In ancient times, Chinese scholars tended to study at private schools or be home schooled, where they would write calligraphy or work on paintings. In the winter, their hands and feet would go numb from the bitter cold. When officials or noblemen went to their offices or visited friends, it was simply too cold for them to warm themselves by the fire in their carriages or sedan chairs.
This led to a new creation — a warmer that could be carried by hand without scalding. The hand warmer later became widely used for study, among the common people, and even in the royal palace.
The hand warmer is thought to have originated during the Spring and Autumn Period (770-476 B.C.) in the State of Chu. The environment there was very humid, so the people would burn vanilla in a stove with small holes to dry the air. The fragrance from the burner would keep mosquitoes and flies away. Later, the ancient craftsmen got inspiration from such burners and designed the easily carried hand warmers.
The production of hand warmers reached its peak during the Ming and Qinq dynasties (A.D. 1368-1912). In the early days, copper was generally used in the production process. It was more suitable than silver, iron, and porcelain because its thermal conductivity was better, and the copper made peoples’ hands feel warmer. It also allowed the craftsman more room for artistry, while minimizing the risk of breakage or corrosion.

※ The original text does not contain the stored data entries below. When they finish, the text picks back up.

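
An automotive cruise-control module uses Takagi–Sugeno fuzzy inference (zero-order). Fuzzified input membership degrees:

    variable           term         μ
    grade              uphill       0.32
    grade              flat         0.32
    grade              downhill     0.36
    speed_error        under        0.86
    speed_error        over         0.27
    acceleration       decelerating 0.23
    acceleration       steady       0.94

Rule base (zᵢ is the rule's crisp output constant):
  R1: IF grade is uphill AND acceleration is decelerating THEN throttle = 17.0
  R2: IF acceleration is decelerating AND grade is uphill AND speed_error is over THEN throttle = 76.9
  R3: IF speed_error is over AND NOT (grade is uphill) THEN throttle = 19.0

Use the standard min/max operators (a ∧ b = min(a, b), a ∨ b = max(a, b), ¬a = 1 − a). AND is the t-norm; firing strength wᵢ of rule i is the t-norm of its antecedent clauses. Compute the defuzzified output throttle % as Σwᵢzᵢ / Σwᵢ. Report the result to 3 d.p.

36.612

R1 (z=17.0): uphill=0.32, decelerating=0.23; AND[min(a, b)] → w = 0.23
R2 (z=76.9): decelerating=0.23, uphill=0.32, over=0.27; AND[min(a, b)] → w = 0.23
R3 (z=19.0): over=0.27, ¬uphill=1−0.32=0.68; AND[min(a, b)] → w = 0.27
Weighted average = (0.23·17.0 + 0.23·76.9 + 0.27·19.0) / (0.23 + 0.23 + 0.27)
  = 26.7270 / 0.7300 = 36.612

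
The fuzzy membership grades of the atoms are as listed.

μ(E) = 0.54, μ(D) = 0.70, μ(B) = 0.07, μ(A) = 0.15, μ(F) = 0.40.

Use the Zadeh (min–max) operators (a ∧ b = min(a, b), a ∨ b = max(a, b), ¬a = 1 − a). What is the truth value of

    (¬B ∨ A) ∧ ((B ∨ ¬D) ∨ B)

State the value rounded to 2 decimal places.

¬B = 1 − 0.07 = 0.93
¬B ∨ A = max(a, b) on (0.93, 0.15) = 0.93
¬D = 1 − 0.70 = 0.30
B ∨ ¬D = max(a, b) on (0.07, 0.30) = 0.30
(B ∨ ¬D) ∨ B = max(a, b) on (0.30, 0.07) = 0.30
(¬B ∨ A) ∧ ((B ∨ ¬D) ∨ B) = min(a, b) on (0.93, 0.30) = 0.30

0.30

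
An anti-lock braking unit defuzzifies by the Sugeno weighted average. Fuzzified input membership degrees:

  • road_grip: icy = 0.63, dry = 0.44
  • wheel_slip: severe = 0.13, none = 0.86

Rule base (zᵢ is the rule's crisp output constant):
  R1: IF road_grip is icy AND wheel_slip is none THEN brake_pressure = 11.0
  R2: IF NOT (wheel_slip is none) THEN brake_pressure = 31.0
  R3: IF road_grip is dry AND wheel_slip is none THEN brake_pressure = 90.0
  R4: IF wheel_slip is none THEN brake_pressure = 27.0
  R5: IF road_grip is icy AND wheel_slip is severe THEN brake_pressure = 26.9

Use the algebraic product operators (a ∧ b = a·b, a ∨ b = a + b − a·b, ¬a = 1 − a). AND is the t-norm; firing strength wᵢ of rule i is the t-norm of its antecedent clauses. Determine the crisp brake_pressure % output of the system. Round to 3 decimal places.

34.853

R1 (z=11.0): icy=0.63, none=0.86; AND[a·b] → w = 0.5418
R2 (z=31.0): ¬none=1−0.86=0.14 → w = 0.1400
R3 (z=90.0): dry=0.44, none=0.86; AND[a·b] → w = 0.3784
R4 (z=27.0): none=0.86 → w = 0.8600
R5 (z=26.9): icy=0.63, severe=0.13; AND[a·b] → w = 0.0819
Weighted average = (0.5418·11.0 + 0.1400·31.0 + 0.3784·90.0 + 0.8600·27.0 + 0.0819·26.9) / (0.5418 + 0.1400 + 0.3784 + 0.8600 + 0.0819)
  = 69.7789 / 2.0021 = 34.853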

The Qing Palace hand warmer was specifically designed for the imperial court. It was the best of its kind, and could only be used by the royal family. The majority of the hand warmers were gold-gilt or cloisonné enameled. The cloisonné technique utilized fine and delicate copper threads welded to the outlines of the designs on the metal embryo. They were then lacquered and enameled with various colors. Finally, they would be fired, polished, and gilded. The designs would usually be animals or symbols with auspicious connotations, such as cranes, deer, double bats, flowers, or the Chinese character for longevity.
With changing times, the copper hand warmers ceased to be used in everyday life, and were eventually forgotten by the people. However, they made a comeback in the early 1990s, when they emerged in books and magazines, or at auctions. Their exotic appearance and magnificent craftsmanship caught the eyes of many.
The highest auction price for a hand warmer was for a partially gilded work from the late Ming Dynasty. While its initial estimated price range was HK$800,000 to HK$1 million, it ended up selling for a startling HK$3.032 million.
While other genuine hand warmers have sold in the tens or hundreds of thousands of dollars, many counterfeits have also emerged as their popularity has increased.
A collector might like to look at the bottom of the hand warmer. If they see copper, its very likely it was made in the late Qing Dynasty, or early Republic of China periods. If it is made of red copper with plain designs, it might be from the Ming Dynasty. If the design if frivolous and glossy, it is most likely work from the Qing Dynasty.
The color of the rust can also be a clue. Boiling soda water can be used to brush the rust — and artificial rust will immediately fall away.
Hand warmers are supposed to be handmade, while counterfeits are usually cast. A look at the welding line between the bottom and the body of the hand warmer can distinguish the genuine from the fake.